Since most patients with rectal prolapse have a long history of constipation, it is thought that prolonged, excessive and repetitive straining during defecation may predispose to rectal prolapse. Since rectal prolapse itself causes functional obstruction, more straining may result from a small prolapse, with increasing damage to the anatomy. This excessive straining may be due to predisposing pelvic floor dysfunction (e.g. obstructed defecation) and anatomical factors:
- Abnormally low descent of the peritoneum covering the anterior rectal wall
- poor posterior rectal fixation, resulting in loss of posterior fixation of the rectum to the sacral curve
- loss of the normal horizontal position of the rectum with lengthening (redundant rectosigmoid) and downward displacement of the sigmoid and rectum
- long rectal mesentery
- a deep cul-de-sac
- levator diastasis
- a patulous, weak anal sphincter
Some authors question whether these abnormalities are the cause, or secondary to the prolapse. Other predisposing factors/associated conditions include:
- pregnancy (although 35% of women who develop rectal prolapse are nulliparous) (have never given birth)
- previous surgery (30-50% of females with the condition underwent previous gynecological surgery)
- pelvic neuropathies and neurological disease
- high gastrointestinal helminth loads (e.g. Whipworm)
- cystic fibrosis 
The association with uterine prolapse (10-25%) and cystocele (35%) may suggest that there is some underlying abnormality of the pelvic floor that affects multiple pelvic organs. Proximal bilateral pudendal neuropathy has been demonstrated in patients with rectal prolapse who have fecal incontinence. This finding was shown to be absent in healthy subjects, and may be the cause of denervation-related atrophy of the external anal sphincter. Some authors suggest that pudendal nerve damage is the cause for pelvic floor and anal sphincter weakening, and may be the underlying cause of a spectrum of pelvic floor disorders.

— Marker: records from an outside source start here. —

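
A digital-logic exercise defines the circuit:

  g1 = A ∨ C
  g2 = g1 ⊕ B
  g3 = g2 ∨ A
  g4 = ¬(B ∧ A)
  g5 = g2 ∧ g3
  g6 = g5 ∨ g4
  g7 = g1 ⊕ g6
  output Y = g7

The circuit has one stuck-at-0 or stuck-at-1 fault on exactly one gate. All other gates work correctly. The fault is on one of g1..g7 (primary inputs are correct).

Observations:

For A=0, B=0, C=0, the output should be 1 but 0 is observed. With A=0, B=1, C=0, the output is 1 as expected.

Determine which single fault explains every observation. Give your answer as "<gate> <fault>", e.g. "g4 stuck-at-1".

g4 stuck-at-0

Fault-free values for test 1 (A=0, B=0, C=0): g1=0, g2=0, g3=0, g4=1, g5=0, g6=1, g7=1, giving Y=1. Observed 0.
Test 1: faults giving observed 0 are {g1 stuck-at-1, g4 stuck-at-0, g6 stuck-at-0, g7 stuck-at-0}.
Test 2 (A=0, B=1, C=0): fault-free g1=0, g2=1, g3=1, g4=1, g5=1, g6=1, g7=1 → 1; observed 1. Eliminates g1 stuck-at-1, g6 stuck-at-0, g7 stuck-at-0.
Only g4 stuck-at-0 is consistent with every test.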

Sphincter function in rectal prolapse is almost always reduced. This may be the result of direct sphincter injury by chronic stretching of the prolapsing rectum. Alternatively, the intussuscepting rectum may lead to chronic stimulation of the rectoanal inhibitory reflex (RAIR – contraction of the external anal sphincter in response to stool in the rectum). The RAIR was shown to be absent or blunted. Squeeze (maximum voluntary contraction) pressures may be affected as well as the resting tone. This is most likely a denervation injury to the external anal sphincter.
The assumed mechanism of fecal incontinence in rectal prolapse is by the chronic stretch and trauma to the anal sphincters and the presence of a direct conduit (the intussusceptum) connecting rectum to the external environment which is not guarded by the sphincters.
The assumed mechanism of obstructed defecation is by disruption to the rectum and anal canal’s ability to contract and fully evacuate rectal contents. The intussusceptum itself may mechanically obstruct the rectoanal lumen, creating a blockage that straining, anismus and colonic dysmotility exacerbate.